Socio-Economic Rights and Accountability Project (SERAP) has asked the Economic and Financial Crimes Commission (EFCC) to “immediately and unconditionally release blogger Abubakar Usman who is detained simply for exercising his constitutional and internationally recognised right to freedom of expression.”
Mr Usman was arrested for alleged cyber-stalking of the EFCC Chairman Mr. Ibrahim Magu.
But in a statement today by SERAP executive director Adetokunbo Mumuni the organisation said “This action by the EFCC is unequivocally contrary to both section 39 of the 1999 Constitution of Nigeria (as amended) and article 19 of the International Covenant on Civil and Political Rights to which Nigeria is a state party.
“The EFCC must now immediately and unconditionally release Mr Usman and drop all charges against him.”
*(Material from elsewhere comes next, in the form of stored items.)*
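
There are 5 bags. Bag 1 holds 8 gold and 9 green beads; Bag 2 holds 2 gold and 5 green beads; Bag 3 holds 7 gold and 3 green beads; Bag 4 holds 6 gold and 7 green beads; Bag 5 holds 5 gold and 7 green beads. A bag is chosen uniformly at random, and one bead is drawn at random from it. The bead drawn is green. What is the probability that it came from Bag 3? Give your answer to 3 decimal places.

Posterior probability ≈ 0.113

P(green|Bag 1) = 0.5294; P(green|Bag 2) = 0.7143; P(green|Bag 3) = 0.3; P(green|Bag 4) = 0.5385; P(green|Bag 5) = 0.5833.
Prior × likelihood for each source: 0.2·0.5294=0.1059, 0.2·0.7143=0.1429, 0.2·0.3=0.06000, 0.2·0.5385=0.1077, 0.2·0.5833=0.1167. Summing gives P(green) = 0.53310.
P(Bag 3 | green) = 0.06000 / 0.53310 = 0.113.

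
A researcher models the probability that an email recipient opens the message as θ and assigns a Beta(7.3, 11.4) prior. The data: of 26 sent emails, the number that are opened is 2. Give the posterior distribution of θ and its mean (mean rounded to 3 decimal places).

Posterior: Beta(9.3, 35.4); mean ≈ 0.208

Observing 2 successes and 24 failures updates Beta(7.3, 11.4) by adding the success and failure counts to the two shape parameters: α = 7.3+2 = 9.3, β = 11.4+24 = 35.4.
Posterior mean = α/(α+β) = 9.3/44.7 = 0.208.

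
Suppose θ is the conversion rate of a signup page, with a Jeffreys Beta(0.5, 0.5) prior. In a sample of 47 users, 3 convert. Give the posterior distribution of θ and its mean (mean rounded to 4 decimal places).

Posterior: Beta(3.5, 44.5); mean ≈ 0.0729

Observing 3 successes and 44 failures updates Beta(0.5, 0.5) by adding the success and failure counts to the two shape parameters: α = 0.5+3 = 3.5, β = 0.5+44 = 44.5.
E[θ | data] = 3.5/(3.5+44.5) = 0.0729.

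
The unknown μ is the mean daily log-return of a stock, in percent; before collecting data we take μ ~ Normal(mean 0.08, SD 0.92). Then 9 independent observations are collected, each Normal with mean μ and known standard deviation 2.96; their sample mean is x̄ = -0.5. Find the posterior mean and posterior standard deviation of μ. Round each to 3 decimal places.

Prior precision 1/τ₀² = 1/0.92² = 1.18147; data precision n/σ² = 9/2.96² = 1.02721.
Posterior precision = 1.18147 + 1.02721 = 2.20868, giving posterior SD = 1/√2.20868 = 0.673.
Posterior mean = (1.18147·0.08 + 1.02721·-0.5) / 2.20868 = -0.190.

Posterior mean ≈ -0.190; posterior SD ≈ 0.673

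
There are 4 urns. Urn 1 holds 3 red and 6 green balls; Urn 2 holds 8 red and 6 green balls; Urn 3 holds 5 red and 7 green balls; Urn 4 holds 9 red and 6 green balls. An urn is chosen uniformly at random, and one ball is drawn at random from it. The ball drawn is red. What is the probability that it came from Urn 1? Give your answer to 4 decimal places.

Posterior probability ≈ 0.1735

P(red|Urn 1) = 0.3333; P(red|Urn 2) = 0.5714; P(red|Urn 3) = 0.4167; P(red|Urn 4) = 0.6.
Prior × likelihood for each source: 0.25·0.3333=0.08333, 0.25·0.5714=0.1429, 0.25·0.4167=0.1042, 0.25·0.6=0.1500. Summing gives P(red) = 0.48036.
P(Urn 1 | red) = 0.08333 / 0.48036 = 0.1735.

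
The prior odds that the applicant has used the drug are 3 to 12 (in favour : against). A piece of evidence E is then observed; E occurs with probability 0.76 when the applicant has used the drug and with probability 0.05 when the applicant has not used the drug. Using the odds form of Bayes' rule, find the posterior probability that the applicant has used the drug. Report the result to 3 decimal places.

Prior odds = 3/12 = 0.25000. In log-odds, ln(0.25000) = -1.3863.
Add log likelihood ratio: ln(15.200) = 2.7213.
Posterior log-odds = 1.3350, so posterior odds = exp(1.3350) = 3.8000. Converting, P(H|E) = 3.8000/4.8000 = 0.792.

Posterior probability ≈ 0.792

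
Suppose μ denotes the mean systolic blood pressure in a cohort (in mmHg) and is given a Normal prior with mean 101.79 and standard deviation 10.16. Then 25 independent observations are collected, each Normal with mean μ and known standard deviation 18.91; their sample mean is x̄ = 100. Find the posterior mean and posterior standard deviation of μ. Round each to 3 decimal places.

Prior precision 1/τ₀² = 1/10.16² = 0.00968752; data precision n/σ² = 25/18.91² = 0.0699128.
Posterior precision = 0.00968752 + 0.0699128 = 0.0796004, giving posterior SD = 1/√0.0796004 = 3.544.
Posterior mean = (0.00968752·101.79 + 0.0699128·100) / 0.0796004 = 100.218.

Posterior mean ≈ 100.218; posterior SD ≈ 3.544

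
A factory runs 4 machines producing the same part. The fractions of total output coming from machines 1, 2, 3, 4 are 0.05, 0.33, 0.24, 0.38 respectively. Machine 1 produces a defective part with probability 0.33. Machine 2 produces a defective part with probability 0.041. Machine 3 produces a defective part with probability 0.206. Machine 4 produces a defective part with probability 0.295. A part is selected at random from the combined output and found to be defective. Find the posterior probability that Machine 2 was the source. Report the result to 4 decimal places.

Posterior probability ≈ 0.0706

P(defective|M1) = 0.33; P(defective|M2) = 0.041; P(defective|M3) = 0.206; P(defective|M4) = 0.295.
Prior × likelihood for each source: 0.05·0.33=0.01650, 0.33·0.041=0.01353, 0.24·0.206=0.04944, 0.38·0.295=0.1121. Summing gives P(defective) = 0.19157.
P(Machine 2 | defective) = 0.01353 / 0.19157 = 0.0706.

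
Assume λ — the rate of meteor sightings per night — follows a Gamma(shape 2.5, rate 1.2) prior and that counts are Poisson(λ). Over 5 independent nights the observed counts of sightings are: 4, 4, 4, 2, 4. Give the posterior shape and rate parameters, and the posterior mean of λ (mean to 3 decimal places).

Total count ∑xᵢ = 18 over n = 5 nights.
Gamma is conjugate to the Poisson likelihood: posterior is Gamma(shape = 2.5+18 = 20.5, rate = 1.2+5 = 6.2).
E[λ | data] = 20.5/6.2 = 3.306.

Posterior: Gamma(shape=20.5, rate=6.2); mean ≈ 3.306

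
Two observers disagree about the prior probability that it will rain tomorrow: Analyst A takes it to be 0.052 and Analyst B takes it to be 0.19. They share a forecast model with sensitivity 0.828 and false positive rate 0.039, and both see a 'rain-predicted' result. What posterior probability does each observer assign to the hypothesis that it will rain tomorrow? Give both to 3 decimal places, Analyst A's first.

Analyst A: 0.538; Analyst B: 0.833

The likelihood ratio for a 'rain-predicted' result is 0.828/0.039 = 21.231.
Analyst A: prior odds 0.052/0.948 = 0.054852; posterior odds 1.1646; posterior probability 0.538.
Analyst B: prior odds 0.19/0.81 = 0.23457; posterior odds 4.9801; posterior probability 0.833.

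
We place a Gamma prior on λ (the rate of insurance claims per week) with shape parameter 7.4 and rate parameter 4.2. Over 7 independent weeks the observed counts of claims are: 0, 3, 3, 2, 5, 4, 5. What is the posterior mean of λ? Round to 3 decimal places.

Posterior mean ≈ 2.625

Total count ∑xᵢ = 22 over n = 7 weeks.
Gamma is conjugate to the Poisson likelihood: posterior is Gamma(shape = 7.4+22 = 29.4, rate = 4.2+7 = 11.2).
E[λ | data] = 29.4/11.2 = 2.625.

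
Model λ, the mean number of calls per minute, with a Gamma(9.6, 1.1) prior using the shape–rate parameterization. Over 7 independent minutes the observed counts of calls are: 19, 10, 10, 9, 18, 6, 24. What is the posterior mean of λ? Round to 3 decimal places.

Posterior mean ≈ 13.037

The Poisson likelihood adds the total count to the shape and the number of exposure periods to the rate. Here ∑xᵢ = 96 and n = 7, so shape 9.6→105.6 and rate 1.1→8.1.
Posterior mean = shape/rate = 105.6/8.1 = 13.037.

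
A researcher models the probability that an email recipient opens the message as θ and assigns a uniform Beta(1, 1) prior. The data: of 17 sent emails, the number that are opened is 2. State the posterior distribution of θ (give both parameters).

Posterior: Beta(3, 16)

The binomial likelihood is conjugate to the Beta prior: with 2 successes and 15 failures, the posterior is Beta(1+2, 1+15) = Beta(3, 16).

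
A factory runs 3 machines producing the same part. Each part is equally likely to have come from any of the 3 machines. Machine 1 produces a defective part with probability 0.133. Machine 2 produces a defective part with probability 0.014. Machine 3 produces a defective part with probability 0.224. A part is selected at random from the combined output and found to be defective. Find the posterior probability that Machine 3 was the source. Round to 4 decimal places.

Tabulate prior·likelihood by source: [1] prior 0.333333, lik 0.133, product 0.04433; [2] prior 0.333333, lik 0.014, product 0.004667; [3] prior 0.333333, lik 0.224, product 0.07467.
Normalizing constant = 0.12367; the posterior for Machine 3 is its product over the sum, 0.07467/0.12367 = 0.6038.

Posterior probability ≈ 0.6038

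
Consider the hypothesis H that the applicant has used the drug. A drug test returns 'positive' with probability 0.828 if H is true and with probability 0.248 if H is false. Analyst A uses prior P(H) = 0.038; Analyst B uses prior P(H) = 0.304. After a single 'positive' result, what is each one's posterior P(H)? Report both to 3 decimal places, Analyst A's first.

Analyst A: 0.117; Analyst B: 0.593

The likelihood ratio for a 'positive' result is 0.828/0.248 = 3.3387.
Analyst A: prior odds 0.038/0.962 = 0.039501; posterior odds 0.13188; posterior probability 0.117.
Analyst B: prior odds 0.304/0.696 = 0.43678; posterior odds 1.4583; posterior probability 0.593.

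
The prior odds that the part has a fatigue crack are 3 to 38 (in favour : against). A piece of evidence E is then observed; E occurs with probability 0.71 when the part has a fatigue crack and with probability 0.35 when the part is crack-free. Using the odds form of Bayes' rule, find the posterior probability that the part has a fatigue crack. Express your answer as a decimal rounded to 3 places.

Prior odds = 3/38 = 0.078947. In log-odds, ln(0.078947) = -2.5390.
Add log likelihood ratio: ln(2.0286) = 0.70733.
Posterior log-odds = -1.8316, so posterior odds = exp(-1.8316) = 0.16015. Converting, P(H|E) = 0.16015/1.1602 = 0.138.

Posterior probability ≈ 0.138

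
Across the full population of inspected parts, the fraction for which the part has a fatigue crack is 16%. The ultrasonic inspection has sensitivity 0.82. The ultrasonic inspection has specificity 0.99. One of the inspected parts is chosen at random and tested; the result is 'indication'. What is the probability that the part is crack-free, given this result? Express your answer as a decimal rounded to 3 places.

Write H for 'the part has a fatigue crack'. Prior odds H:¬H = 0.16/0.84 = 0.19048. For the 'indication' outcome, the likelihood ratio is 0.82/0.01 = 82.000.
Posterior odds = 0.19048 × 82.000 = 15.619, so P(H|E) = 15.619/(1+15.619) = 0.940. Then P(¬H|E) = 1 − 0.940 = 0.060.

P(¬H | E) ≈ 0.060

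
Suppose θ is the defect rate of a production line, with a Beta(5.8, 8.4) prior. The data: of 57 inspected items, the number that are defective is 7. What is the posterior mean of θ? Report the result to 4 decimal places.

Observing 7 successes and 50 failures updates Beta(5.8, 8.4) by adding the success and failure counts to the two shape parameters: α = 5.8+7 = 12.8, β = 8.4+50 = 58.4.
E[θ | data] = 12.8/(12.8+58.4) = 0.1798.

Posterior mean ≈ 0.1798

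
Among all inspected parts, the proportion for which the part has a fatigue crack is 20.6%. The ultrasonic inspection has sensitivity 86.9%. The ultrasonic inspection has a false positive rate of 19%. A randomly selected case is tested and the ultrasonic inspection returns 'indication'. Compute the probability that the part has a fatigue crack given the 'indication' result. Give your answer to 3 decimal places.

Write H for 'the part has a fatigue crack'. Prior odds H:¬H = 0.206/0.794 = 0.25945. For the 'indication' outcome, the likelihood ratio is 0.869/0.19 = 4.5737.
Posterior odds = 0.25945 × 4.5737 = 1.1866, so P(H|E) = 1.1866/(1+1.1866) = 0.543.

P(H | E) ≈ 0.543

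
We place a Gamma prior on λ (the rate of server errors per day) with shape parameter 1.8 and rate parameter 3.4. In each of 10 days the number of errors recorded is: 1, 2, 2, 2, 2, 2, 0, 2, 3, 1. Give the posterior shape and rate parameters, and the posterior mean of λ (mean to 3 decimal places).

Total count ∑xᵢ = 17 over n = 10 days.
Gamma is conjugate to the Poisson likelihood: posterior is Gamma(shape = 1.8+17 = 18.8, rate = 3.4+10 = 13.4).
E[λ | data] = 18.8/13.4 = 1.403.

Posterior: Gamma(shape=18.8, rate=13.4); mean ≈ 1.403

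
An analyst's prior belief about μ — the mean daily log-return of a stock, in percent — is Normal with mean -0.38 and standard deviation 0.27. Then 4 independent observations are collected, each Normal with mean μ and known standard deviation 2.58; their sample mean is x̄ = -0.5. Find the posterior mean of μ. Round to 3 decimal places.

With known σ, the Normal prior is conjugate. Weight on the data is w = (n/σ²)/(n/σ² + 1/τ₀²) = 0.600925/(0.600925+13.7174) = 0.041969.
Posterior mean = w·x̄ + (1−w)·μ₀ = 0.041969·-0.5 + 0.95803·-0.38 = -0.385.

Posterior mean ≈ -0.385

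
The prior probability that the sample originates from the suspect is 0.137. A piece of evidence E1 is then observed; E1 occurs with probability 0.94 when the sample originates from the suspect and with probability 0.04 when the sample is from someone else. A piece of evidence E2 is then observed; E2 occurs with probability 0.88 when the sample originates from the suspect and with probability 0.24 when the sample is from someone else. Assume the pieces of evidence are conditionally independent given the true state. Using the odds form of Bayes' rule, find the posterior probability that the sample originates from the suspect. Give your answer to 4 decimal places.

Prior odds = 0.137/(1−0.137) = 0.15875.
Likelihood ratio for E1 = 0.94/0.04 = 23.500.
Likelihood ratio for E2 = 0.88/0.24 = 3.6667.
Posterior odds = prior odds × LR₁ × LR₂ = 13.679.
Posterior probability = odds/(1+odds) = 13.679/14.679 = 0.9319.

Posterior probability ≈ 0.9319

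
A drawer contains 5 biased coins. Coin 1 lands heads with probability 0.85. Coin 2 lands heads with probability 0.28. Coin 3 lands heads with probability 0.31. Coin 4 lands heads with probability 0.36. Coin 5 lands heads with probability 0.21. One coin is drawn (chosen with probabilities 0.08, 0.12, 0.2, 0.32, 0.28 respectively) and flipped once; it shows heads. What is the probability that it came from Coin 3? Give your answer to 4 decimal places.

Posterior probability ≈ 0.1836

Tabulate prior·likelihood by source: [1] prior 0.08, lik 0.85, product 0.06800; [2] prior 0.12, lik 0.28, product 0.03360; [3] prior 0.2, lik 0.31, product 0.06200; [4] prior 0.32, lik 0.36, product 0.1152; [5] prior 0.28, lik 0.21, product 0.05880.
Normalizing constant = 0.33760; the posterior for Coin 3 is its product over the sum, 0.06200/0.33760 = 0.1836.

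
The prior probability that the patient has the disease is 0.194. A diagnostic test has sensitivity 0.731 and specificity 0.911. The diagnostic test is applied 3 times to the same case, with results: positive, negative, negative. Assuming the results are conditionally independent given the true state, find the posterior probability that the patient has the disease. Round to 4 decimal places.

Let H be the event that the patient has the disease; start with P(H) = 0.194. P('positive'|H) = 0.731, P('positive'|¬H) = 0.089.
Update on result 1 ('positive'): P(H) ← 0.731·0.1940 / (0.731·0.1940 + 0.089·0.8060) = 0.14181/0.21355 = 0.6641.
Update on result 2 ('negative'): P(H) ← 0.269·0.6641 / (0.269·0.6641 + 0.911·0.3359) = 0.17864/0.48466 = 0.3686.
Update on result 3 ('negative'): P(H) ← 0.269·0.3686 / (0.269·0.3686 + 0.911·0.6314) = 0.099150/0.67437 = 0.1470.

Posterior P(H) ≈ 0.1470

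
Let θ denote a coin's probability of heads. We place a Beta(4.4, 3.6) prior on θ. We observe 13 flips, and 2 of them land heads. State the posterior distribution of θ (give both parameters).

The binomial likelihood is conjugate to the Beta prior: with 2 successes and 11 failures, the posterior is Beta(4.4+2, 3.6+11) = Beta(6.4, 14.6).

Posterior: Beta(6.4, 14.6)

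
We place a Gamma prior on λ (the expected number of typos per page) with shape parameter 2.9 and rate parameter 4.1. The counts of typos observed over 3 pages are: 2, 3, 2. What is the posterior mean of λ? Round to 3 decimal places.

Posterior mean ≈ 1.394

The Poisson likelihood adds the total count to the shape and the number of exposure periods to the rate. Here ∑xᵢ = 7 and n = 3, so shape 2.9→9.9 and rate 4.1→7.1.
E[λ | data] = 9.9/7.1 = 1.394.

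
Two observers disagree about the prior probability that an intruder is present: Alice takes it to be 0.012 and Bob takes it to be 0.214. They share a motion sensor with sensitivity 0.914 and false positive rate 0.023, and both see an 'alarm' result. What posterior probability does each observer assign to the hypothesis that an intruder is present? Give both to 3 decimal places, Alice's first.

Alice: 0.326; Bob: 0.915

The likelihood ratio for an 'alarm' result is 0.914/0.023 = 39.739.
Alice: prior odds 0.012/0.988 = 0.012146; posterior odds 0.48266; posterior probability 0.326.
Bob: prior odds 0.214/0.786 = 0.27226; posterior odds 10.820; posterior probability 0.915.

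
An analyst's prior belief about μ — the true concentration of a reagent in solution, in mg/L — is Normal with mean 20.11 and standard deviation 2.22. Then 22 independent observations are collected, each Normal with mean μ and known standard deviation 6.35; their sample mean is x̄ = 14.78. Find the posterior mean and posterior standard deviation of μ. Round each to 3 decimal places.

Posterior mean ≈ 16.225; posterior SD ≈ 1.156

With known σ, the Normal prior is conjugate. Weight on the data is w = (n/σ²)/(n/σ² + 1/τ₀²) = 0.545601/(0.545601+0.202906) = 0.72892.
Posterior mean = w·x̄ + (1−w)·μ₀ = 0.72892·14.78 + 0.27108·20.11 = 16.225. Posterior variance = 1/(0.545601+0.202906) = 1.33599, so SD = 1.156.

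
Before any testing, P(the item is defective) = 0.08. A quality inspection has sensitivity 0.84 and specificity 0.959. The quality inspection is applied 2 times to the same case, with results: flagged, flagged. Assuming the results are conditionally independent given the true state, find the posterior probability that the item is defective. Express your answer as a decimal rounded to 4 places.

Posterior P(H) ≈ 0.9733

Let H be the event that the item is defective; start with P(H) = 0.08. P('flagged'|H) = 0.84, P('flagged'|¬H) = 0.041.
Update on result 1 ('flagged'): P(H) ← 0.84·0.0800 / (0.84·0.0800 + 0.041·0.9200) = 0.067200/0.10492 = 0.6405.
Update on result 2 ('flagged'): P(H) ← 0.84·0.6405 / (0.84·0.6405 + 0.041·0.3595) = 0.53801/0.55275 = 0.9733.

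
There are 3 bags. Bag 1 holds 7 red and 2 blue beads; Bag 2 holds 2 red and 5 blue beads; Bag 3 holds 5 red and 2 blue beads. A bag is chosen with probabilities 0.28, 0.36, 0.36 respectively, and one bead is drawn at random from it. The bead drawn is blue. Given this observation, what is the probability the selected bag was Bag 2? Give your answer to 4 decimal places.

P(blue|Bag 1) = 0.2222; P(blue|Bag 2) = 0.7143; P(blue|Bag 3) = 0.2857.
Prior × likelihood for each source: 0.28·0.2222=0.06222, 0.36·0.7143=0.2571, 0.36·0.2857=0.1029. Summing gives P(blue) = 0.42222.
P(Bag 2 | blue) = 0.2571 / 0.42222 = 0.6090.

Posterior probability ≈ 0.6090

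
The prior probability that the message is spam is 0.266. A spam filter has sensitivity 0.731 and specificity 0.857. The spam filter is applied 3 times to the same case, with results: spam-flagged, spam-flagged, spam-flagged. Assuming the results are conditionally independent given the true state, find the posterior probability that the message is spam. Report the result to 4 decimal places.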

The statement reads in part:
“Nigeria’s constitution guarantees freedom of expression.
“Under international law, everyone has the right to freedom of expression, including freedom to seek, receive, and impart information and ideas of all kinds, regardless of frontiers, either orally, in writing or in print, in the form of art, or through any other media of his choice.
“SERAP believes that no one should be arrested simply for criticising public institution or public figures.”
“The EFCC and indeed all public institutions should proactively encourage freedom of expression to enhance their ability to fight corruption but also to maintain the sanctity of the constitution and Nigeria’s international obligations and commitments.
“There are many whistle-blowers out there that can be of immense support to anticorruption agencies and contribute to the effective discharge of their statutory mandates to prevent and combat corruption.”
“Nigerians should be allowed to talk freely without threats of arrest or harm.”
“SERAP will be taking legal action to challenge the constitutionality of the ludicrous Cyber Crime Act which is now being regularly used to undermine the effective enjoyment of the right to freedom of expression in Nigeria.”
“In 2011, the United Nations Human Rights Committee issued guidance to states parties including Nigeria on their free speech obligations under article 19 that emphasized the high value that the International Covenant on Civil and Political Rights places upon uninhibited expression in circumstances of public debate concerning public figures in the political domain and public institutions.”